Friday, July 01, 2005

Oh Canada!

Today is my first Canada Day in Canada! Compared to the independence day of it's southern neighbour (new spelling, eh?), Canada Day is a much more muted affair. Of course it stands to reason when you think about how it took Americans a whole war to do what the Canadians did by signing a few papers. One has to wonder if violence as a problem-solving strategy hasn't been entrenched in the American psyche since the very beginning of its existence.

This difference was apparent even in a casual conversation I had today with a local. We were discussing the prison release of Karla Homalka, who helped her husband rape and murder several young women. She is asking the Canadian government to make her release date private. I immediately jumped to the conclusion that she was fearing a vigilante execution as soon as she stepped out of prison (ie Jack Ruby vrs. Lee Harvey Oswald). However, my Canadian companion denied that this is a foregone conclusion here. Apparently despite hard-feelings, no Canadian feels their lives are worth giving up just to off a criminal like Homalka. In the States, there would be no shortage of volunteers.

On a completely unrelated note, I'd like to thank those in the Canadian House of Commons for putting their political careers at risk to approve a bill extending marriage to same-sex couples. When this bill passes the Senate, Canada will join Belgium, Netherlands and Spain in giving full benefits and privileges to all, regardless of who they love (And no, I don't believe this opens the door to polygamy or legalized pedophilla and bestiality. People who throw this argument on the table are just grasping for straws.).
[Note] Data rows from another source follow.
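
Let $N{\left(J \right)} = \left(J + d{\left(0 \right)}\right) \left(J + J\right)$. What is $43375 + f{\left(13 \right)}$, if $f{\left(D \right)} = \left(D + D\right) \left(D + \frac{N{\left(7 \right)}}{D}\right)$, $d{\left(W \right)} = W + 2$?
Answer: $43965$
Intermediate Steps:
$d{\left(W \right)} = 2 + W$
$N{\left(J \right)} = 2 J \left(2 + J\right)$ ($N{\left(J \right)} = \left(J + \left(2 + 0\right)\right) \left(J + J\right) = \left(J + 2\right) 2 J = \left(2 + J\right) 2 J = 2 J \left(2 + J\right)$)
$f{\left(D \right)} = 2 D \left(D + \frac{126}{D}\right)$ ($f{\left(D \right)} = \left(D + D\right) \left(D + \frac{2 \cdot 7 \left(2 + 7\right)}{D}\right) = 2 D \left(D + \frac{2 \cdot 7 \cdot 9}{D}\right) = 2 D \left(D + \frac{126}{D}\right)$)
$43375 + f{\left(13 \right)} = 43375 + \left(252 + 2 \cdot 13^{2}\right) = 43375 + \left(252 + 2 \cdot 169\right) = 43375 + \left(252 + 338\right) = 43375 + 590 = 43965$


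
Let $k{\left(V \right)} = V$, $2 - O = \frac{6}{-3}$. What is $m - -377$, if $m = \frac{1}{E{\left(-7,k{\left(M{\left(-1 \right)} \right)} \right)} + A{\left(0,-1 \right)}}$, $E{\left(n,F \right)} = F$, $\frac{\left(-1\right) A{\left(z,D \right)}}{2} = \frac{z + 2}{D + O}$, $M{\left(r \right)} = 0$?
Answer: $\frac{1505}{4} \approx 376.25$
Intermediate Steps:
$O = 4$ ($O = 2 - \frac{6}{-3} = 2 - 6 \left(- \frac{1}{3}\right) = 2 - -2 = 2 + 2 = 4$)
$A{\left(z,D \right)} = - \frac{2 \left(2 + z\right)}{4 + D}$ ($A{\left(z,D \right)} = - 2 \frac{z + 2}{D + 4} = - 2 \frac{2 + z}{4 + D} = - \frac{2 \left(2 + z\right)}{4 + D}$)
$m = - \frac{3}{4}$ ($m = \frac{1}{0 + \frac{2 \left(-2 - 0\right)}{4 - 1}} = \frac{1}{0 + \frac{2 \left(-2 + 0\right)}{3}} = \frac{1}{0 + 2 \cdot \frac{1}{3} \left(-2\right)} = \frac{1}{0 - \frac{4}{3}} = \frac{1}{- \frac{4}{3}} = - \frac{3}{4} \approx -0.75$)
$m - -377 = - \frac{3}{4} - -377 = - \frac{3}{4} + 377 = \frac{1505}{4}$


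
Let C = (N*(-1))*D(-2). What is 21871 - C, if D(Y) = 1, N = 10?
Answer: 21881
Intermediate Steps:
C = -10 (C = (10*(-1))*1 = -10*1 = -10)
21871 - C = 21871 - 1*(-10) = 21871 + 10 = 21881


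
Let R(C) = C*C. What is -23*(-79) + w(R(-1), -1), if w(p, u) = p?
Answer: 1818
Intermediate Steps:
R(C) = C**2
-23*(-79) + w(R(-1), -1) = -23*(-79) + (-1)**2 = 1817 + 1 = 1818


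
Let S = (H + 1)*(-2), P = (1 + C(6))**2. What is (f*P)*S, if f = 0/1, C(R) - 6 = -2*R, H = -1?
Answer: 0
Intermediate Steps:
C(R) = 6 - 2*R
P = 25 (P = (1 + (6 - 2*6))**2 = (1 + (6 - 12))**2 = (1 - 6)**2 = (-5)**2 = 25)
S = 0 (S = (-1 + 1)*(-2) = 0*(-2) = 0)
f = 0 (f = 0*1 = 0)
(f*P)*S = (0*25)*0 = 0*0 = 0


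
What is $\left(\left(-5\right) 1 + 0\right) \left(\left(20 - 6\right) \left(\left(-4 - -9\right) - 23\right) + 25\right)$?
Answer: $1135$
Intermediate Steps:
$\left(\left(-5\right) 1 + 0\right) \left(\left(20 - 6\right) \left(\left(-4 - -9\right) - 23\right) + 25\right) = \left(-5 + 0\right) \left(14 \left(\left(-4 + 9\right) - 23\right) + 25\right) = - 5 \left(14 \left(5 - 23\right) + 25\right) = - 5 \left(14 \left(-18\right) + 25\right) = - 5 \left(-252 + 25\right) = \left(-5\right) \left(-227\right) = 1135$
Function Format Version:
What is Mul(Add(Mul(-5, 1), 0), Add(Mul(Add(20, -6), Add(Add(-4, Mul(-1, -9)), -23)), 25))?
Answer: 1135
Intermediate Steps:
Mul(Add(Mul(-5, 1), 0), Add(Mul(Add(20, -6), Add(Add(-4, Mul(-1, -9)), -23)), 25)) = Mul(Add(-5, 0), Add(Mul(14, Add(Add(-4, 9), -23)), 25)) = Mul(-5, Add(Mul(14, Add(5, -23)), 25)) = Mul(-5, Add(Mul(14, -18), 25)) = Mul(-5, Add(-252, 25)) = Mul(-5, -227) = 1135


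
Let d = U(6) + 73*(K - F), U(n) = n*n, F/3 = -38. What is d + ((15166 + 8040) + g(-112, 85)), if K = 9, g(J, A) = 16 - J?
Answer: 32349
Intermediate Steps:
F = -114 (F = 3*(-38) = -114)
U(n) = n**2
d = 9015 (d = 6**2 + 73*(9 - 1*(-114)) = 36 + 73*(9 + 114) = 36 + 73*123 = 36 + 8979 = 9015)
d + ((15166 + 8040) + g(-112, 85)) = 9015 + ((15166 + 8040) + (16 - 1*(-112))) = 9015 + (23206 + (16 + 112)) = 9015 + (23206 + 128) = 9015 + 23334 = 32349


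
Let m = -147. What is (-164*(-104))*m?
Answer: -2507232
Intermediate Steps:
(-164*(-104))*m = -164*(-104)*(-147) = 17056*(-147) = -2507232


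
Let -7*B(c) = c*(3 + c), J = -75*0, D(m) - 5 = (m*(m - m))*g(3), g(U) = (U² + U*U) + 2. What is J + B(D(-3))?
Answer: -40/7 ≈ -5.7143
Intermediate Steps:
g(U) = 2 + 2*U² (g(U) = (U² + U²) + 2 = 2*U² + 2 = 2 + 2*U²)
D(m) = 5 (D(m) = 5 + (m*(m - m))*(2 + 2*3²) = 5 + (m*0)*(2 + 2*9) = 5 + 0*(2 + 18) = 5 + 0*20 = 5 + 0 = 5)
J = 0
B(c) = -c*(3 + c)/7
J + B(D(-3)) = 0 - ⅐*5*(3 + 5) = 0 - ⅐*5*8 = 0 - 40/7 = -40/7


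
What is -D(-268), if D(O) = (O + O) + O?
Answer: 804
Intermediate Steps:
D(O) = 3*O (D(O) = 2*O + O = 3*O)
-D(-268) = -3*(-268) = -1*(-804) = 804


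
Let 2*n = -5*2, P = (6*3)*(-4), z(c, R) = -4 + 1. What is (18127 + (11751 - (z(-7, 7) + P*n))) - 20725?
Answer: 8796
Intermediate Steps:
z(c, R) = -3
P = -72 (P = 18*(-4) = -72)
n = -5 (n = (-5*2)/2 = (½)*(-10) = -5)
(18127 + (11751 - (z(-7, 7) + P*n))) - 20725 = (18127 + (11751 - (-3 - 72*(-5)))) - 20725 = (18127 + (11751 - (-3 + 360))) - 20725 = (18127 + (11751 - 1*357)) - 20725 = (18127 + (11751 - 357)) - 20725 = (18127 + 11394) - 20725 = 29521 - 20725 = 8796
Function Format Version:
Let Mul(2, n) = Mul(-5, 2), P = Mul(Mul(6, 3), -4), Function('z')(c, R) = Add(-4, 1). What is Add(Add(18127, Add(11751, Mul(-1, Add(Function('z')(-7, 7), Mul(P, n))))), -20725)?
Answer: 8796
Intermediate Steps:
Function('z')(c, R) = -3
P = -72 (P = Mul(18, -4) = -72)
n = -5 (n = Mul(Rational(1, 2), Mul(-5, 2)) = Mul(Rational(1, 2), -10) = -5)
Add(Add(18127, Add(11751, Mul(-1, Add(Function('z')(-7, 7), Mul(P, n))))), -20725) = Add(Add(18127, Add(11751, Mul(-1, Add(-3, Mul(-72, -5))))), -20725) = Add(Add(18127, Add(11751, Mul(-1, Add(-3, 360)))), -20725) = Add(Add(18127, Add(11751, Mul(-1, 357))), -20725) = Add(Add(18127, Add(11751, -357)), -20725) = Add(Add(18127, 11394), -20725) = Add(29521, -20725) = 8796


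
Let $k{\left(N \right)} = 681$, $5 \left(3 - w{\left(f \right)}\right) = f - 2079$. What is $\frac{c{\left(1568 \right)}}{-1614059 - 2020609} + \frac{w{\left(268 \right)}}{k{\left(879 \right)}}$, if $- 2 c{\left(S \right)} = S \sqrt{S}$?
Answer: $\frac{1826}{3405} + \frac{5488 \sqrt{2}}{908667} \approx 0.54481$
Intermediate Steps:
$w{\left(f \right)} = \frac{2094}{5} - \frac{f}{5}$ ($w{\left(f \right)} = 3 - \frac{f - 2079}{5} = 3 - \frac{-2079 + f}{5} = 3 - \left(- \frac{2079}{5} + \frac{f}{5}\right) = \frac{2094}{5} - \frac{f}{5}$)
$c{\left(S \right)} = - \frac{S^{\frac{3}{2}}}{2}$ ($c{\left(S \right)} = - \frac{S \sqrt{S}}{2} = - \frac{S^{\frac{3}{2}}}{2}$)
$\frac{c{\left(1568 \right)}}{-1614059 - 2020609} + \frac{w{\left(268 \right)}}{k{\left(879 \right)}} = \frac{\left(- \frac{1}{2}\right) 1568^{\frac{3}{2}}}{-1614059 - 2020609} + \frac{\frac{2094}{5} - \frac{268}{5}}{681} = \frac{\left(- \frac{1}{2}\right) 43904 \sqrt{2}}{-3634668} + \left(\frac{2094}{5} - \frac{268}{5}\right) \frac{1}{681} = - 21952 \sqrt{2} \left(- \frac{1}{3634668}\right) + \frac{1826}{5} \cdot \frac{1}{681} = \frac{5488 \sqrt{2}}{908667} + \frac{1826}{3405} = \frac{1826}{3405} + \frac{5488 \sqrt{2}}{908667}$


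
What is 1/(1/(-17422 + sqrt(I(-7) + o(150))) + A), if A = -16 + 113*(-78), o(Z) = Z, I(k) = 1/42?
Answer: -56282814303067/496977253526643091 + sqrt(264642)/993954507053286182 ≈ -0.00011325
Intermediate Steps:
I(k) = 1/42
A = -8830 (A = -16 - 8814 = -8830)
1/(1/(-17422 + sqrt(I(-7) + o(150))) + A) = 1/(1/(-17422 + sqrt(1/42 + 150)) - 8830) = 1/(1/(-17422 + sqrt(6301/42)) - 8830) = 1/(1/(-17422 + sqrt(264642)/42) - 8830) = 1/(-8830 + 1/(-17422 + sqrt(264642)/42))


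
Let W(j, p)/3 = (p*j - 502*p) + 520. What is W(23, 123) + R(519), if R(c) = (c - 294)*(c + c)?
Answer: 58359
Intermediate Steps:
W(j, p) = 1560 - 1506*p + 3*j*p (W(j, p) = 3*((p*j - 502*p) + 520) = 3*((j*p - 502*p) + 520) = 3*((-502*p + j*p) + 520) = 3*(520 - 502*p + j*p) = 1560 - 1506*p + 3*j*p)
R(c) = 2*c*(-294 + c) (R(c) = (-294 + c)*(2*c) = 2*c*(-294 + c))
W(23, 123) + R(519) = (1560 - 1506*123 + 3*23*123) + 2*519*(-294 + 519) = (1560 - 185238 + 8487) + 2*519*225 = -175191 + 233550 = 58359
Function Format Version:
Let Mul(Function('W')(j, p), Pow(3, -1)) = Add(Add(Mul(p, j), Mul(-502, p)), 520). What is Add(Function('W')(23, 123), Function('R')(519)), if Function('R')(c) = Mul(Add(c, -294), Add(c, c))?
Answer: 58359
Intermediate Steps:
Function('W')(j, p) = Add(1560, Mul(-1506, p), Mul(3, j, p)) (Function('W')(j, p) = Mul(3, Add(Add(Mul(p, j), Mul(-502, p)), 520)) = Mul(3, Add(Add(Mul(j, p), Mul(-502, p)), 520)) = Mul(3, Add(Add(Mul(-502, p), Mul(j, p)), 520)) = Mul(3, Add(520, Mul(-502, p), Mul(j, p))) = Add(1560, Mul(-1506, p), Mul(3, j, p)))
Function('R')(c) = Mul(2, c, Add(-294, c)) (Function('R')(c) = Mul(Add(-294, c), Mul(2, c)) = Mul(2, c, Add(-294, c)))
Add(Function('W')(23, 123), Function('R')(519)) = Add(Add(1560, Mul(-1506, 123), Mul(3, 23, 123)), Mul(2, 519, Add(-294, 519))) = Add(Add(1560, -185238, 8487), Mul(2, 519, 225)) = Add(-175191, 233550) = 58359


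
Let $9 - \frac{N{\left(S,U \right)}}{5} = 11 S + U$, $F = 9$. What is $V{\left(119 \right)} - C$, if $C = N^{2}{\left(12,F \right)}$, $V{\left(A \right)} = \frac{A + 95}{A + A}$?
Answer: $- \frac{51836293}{119} \approx -4.356 \cdot 10^{5}$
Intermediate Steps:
$N{\left(S,U \right)} = 45 - 55 S - 5 U$ ($N{\left(S,U \right)} = 45 - 5 \left(11 S + U\right) = 45 - 5 \left(U + 11 S\right) = 45 - \left(5 U + 55 S\right) = 45 - 55 S - 5 U$)
$V{\left(A \right)} = \frac{95 + A}{2 A}$
$C = 435600$ ($C = \left(45 - 660 - 45\right)^{2} = \left(-660\right)^{2} = 435600$)
$V{\left(119 \right)} - C = \frac{95 + 119}{2 \cdot 119} - 435600 = \frac{1}{2} \cdot \frac{1}{119} \cdot 214 - 435600 = \frac{107}{119} - 435600 = - \frac{51836293}{119}$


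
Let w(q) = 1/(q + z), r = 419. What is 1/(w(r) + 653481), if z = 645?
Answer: 1064/695303785 ≈ 1.5303e-6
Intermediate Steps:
w(q) = 1/(645 + q) (w(q) = 1/(q + 645) = 1/(645 + q))
1/(w(r) + 653481) = 1/(1/(645 + 419) + 653481) = 1/(1/1064 + 653481) = 1/(695303785/1064) = 1064/695303785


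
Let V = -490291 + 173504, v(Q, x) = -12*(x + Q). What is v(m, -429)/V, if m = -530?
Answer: -11508/316787 ≈ -0.036327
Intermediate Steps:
v(Q, x) = -12*Q - 12*x (v(Q, x) = -12*(Q + x) = -12*Q - 12*x)
V = -316787
v(m, -429)/V = (-12*(-530) - 12*(-429))/(-316787) = (6360 + 5148)*(-1/316787) = 11508*(-1/316787) = -11508/316787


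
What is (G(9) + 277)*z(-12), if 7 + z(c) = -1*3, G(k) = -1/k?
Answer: -24920/9 ≈ -2768.9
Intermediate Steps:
z(c) = -10 (z(c) = -7 - 1*3 = -7 - 3 = -10)
(G(9) + 277)*z(-12) = (-1/9 + 277)*(-10) = (-1*⅑ + 277)*(-10) = (-⅑ + 277)*(-10) = (2492/9)*(-10) = -24920/9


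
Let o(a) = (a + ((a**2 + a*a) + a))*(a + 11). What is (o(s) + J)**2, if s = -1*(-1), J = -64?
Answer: 256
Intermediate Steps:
s = 1
o(a) = (11 + a)*(2*a + 2*a**2) (o(a) = (a + ((a**2 + a**2) + a))*(11 + a) = (a + (2*a**2 + a))*(11 + a) = (a + (a + 2*a**2))*(11 + a) = (2*a + 2*a**2)*(11 + a) = (11 + a)*(2*a + 2*a**2))
(o(s) + J)**2 = (2*1*(11 + 1**2 + 12*1) - 64)**2 = (2*1*(11 + 1 + 12) - 64)**2 = (2*1*24 - 64)**2 = (48 - 64)**2 = (-16)**2 = 256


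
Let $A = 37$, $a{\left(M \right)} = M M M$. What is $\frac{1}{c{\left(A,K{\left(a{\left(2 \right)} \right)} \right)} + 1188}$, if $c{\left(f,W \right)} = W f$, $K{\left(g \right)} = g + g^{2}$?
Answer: $\frac{1}{3852} \approx 0.00025961$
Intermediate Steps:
$a{\left(M \right)} = M^{3}$ ($a{\left(M \right)} = M^{2} M = M^{3}$)
$\frac{1}{c{\left(A,K{\left(a{\left(2 \right)} \right)} \right)} + 1188} = \frac{1}{2^{3} \left(1 + 2^{3}\right) 37 + 1188} = \frac{1}{8 \left(1 + 8\right) 37 + 1188} = \frac{1}{8 \cdot 9 \cdot 37 + 1188} = \frac{1}{72 \cdot 37 + 1188} = \frac{1}{2664 + 1188} = \frac{1}{3852}$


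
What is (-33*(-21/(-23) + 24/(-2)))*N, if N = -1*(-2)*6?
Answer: 100980/23 ≈ 4390.4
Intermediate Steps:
N = 12 (N = 2*6 = 12)
(-33*(-21/(-23) + 24/(-2)))*N = -33*(-21/(-23) + 24/(-2))*12 = -33*(-21*(-1/23) + 24*(-½))*12 = -33*(21/23 - 12)*12 = -33*(-255/23)*12 = (8415/23)*12 = 100980/23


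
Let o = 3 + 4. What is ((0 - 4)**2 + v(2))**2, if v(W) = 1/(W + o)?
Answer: 21025/81 ≈ 259.57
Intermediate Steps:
o = 7
v(W) = 1/(7 + W) (v(W) = 1/(W + 7) = 1/(7 + W))
((0 - 4)**2 + v(2))**2 = ((0 - 4)**2 + 1/(7 + 2))**2 = ((-4)**2 + 1/9)**2 = (16 + 1/9)**2 = (145/9)**2 = 21025/81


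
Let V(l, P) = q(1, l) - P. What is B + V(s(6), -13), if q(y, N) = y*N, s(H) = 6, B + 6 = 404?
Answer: 417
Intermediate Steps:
B = 398 (B = -6 + 404 = 398)
q(y, N) = N*y
V(l, P) = l - P (V(l, P) = l*1 - P = l - P)
B + V(s(6), -13) = 398 + (6 - 1*(-13)) = 398 + (6 + 13) = 398 + 19 = 417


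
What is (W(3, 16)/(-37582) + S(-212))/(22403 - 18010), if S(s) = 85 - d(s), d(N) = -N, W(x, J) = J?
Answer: -2386465/82548863 ≈ -0.028910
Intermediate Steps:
S(s) = 85 + s (S(s) = 85 - (-1)*s = 85 + s)
(W(3, 16)/(-37582) + S(-212))/(22403 - 18010) = (16/(-37582) + (85 - 212))/(22403 - 18010) = (16*(-1/37582) - 127)/4393 = (-8/18791 - 127)*(1/4393) = -2386465/18791*1/4393 = -2386465/82548863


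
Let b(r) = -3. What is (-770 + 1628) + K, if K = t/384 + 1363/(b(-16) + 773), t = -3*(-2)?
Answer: 21185121/24640 ≈ 859.79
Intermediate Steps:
t = 6
K = 44001/24640 (K = 6/384 + 1363/(-3 + 773) = 6*(1/384) + 1363/770 = 1/64 + 1363*(1/770) = 1/64 + 1363/770 = 44001/24640 ≈ 1.7858)
(-770 + 1628) + K = (-770 + 1628) + 44001/24640 = 858 + 44001/24640 = 21185121/24640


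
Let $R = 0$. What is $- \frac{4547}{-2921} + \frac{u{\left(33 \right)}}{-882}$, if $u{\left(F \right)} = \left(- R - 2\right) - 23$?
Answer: $\frac{4083479}{2576322} \approx 1.585$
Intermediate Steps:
$u{\left(F \right)} = -25$ ($u{\left(F \right)} = \left(\left(-1\right) 0 - 2\right) - 23 = \left(0 - 2\right) - 23 = -2 - 23 = -25$)
$- \frac{4547}{-2921} + \frac{u{\left(33 \right)}}{-882} = - \frac{4547}{-2921} - \frac{25}{-882} = \left(-4547\right) \left(- \frac{1}{2921}\right) - - \frac{25}{882} = \frac{4547}{2921} + \frac{25}{882} = \frac{4083479}{2576322}$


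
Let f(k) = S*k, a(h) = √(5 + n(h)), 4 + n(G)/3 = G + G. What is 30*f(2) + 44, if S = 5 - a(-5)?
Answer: 344 - 60*I*√37 ≈ 344.0 - 364.97*I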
I find it humbling that people care about something that only affects a small minority. Issues like education and health care have much more wide reaching benefits. However when Prime Minister Paul Martin made the following comment, it struck me: the rights of a minority should be the concern of everyone.
"The Charter was enshrined to ensure that the rights of minorities are not subjected, are never subjected, to the will of the majority. The rights of Canadians who belong to a minority group must always be protected by virtue of their status as citizens, regardless of their numbers. These rights must never be left vulnerable to the impulses of the majority."

So on this day of celebration I would like to say thank you Paul Martin. Thank you Parliment members. Thank you Canada!

1 comment:

Anonymous said...

I'm just afraid that I'm going to come visit you in your beloved Canada and you will have a maple leaf tattooed on your butt. I'm also afraid you will never come home. Mostly I'm happy for you, and a little sad for me.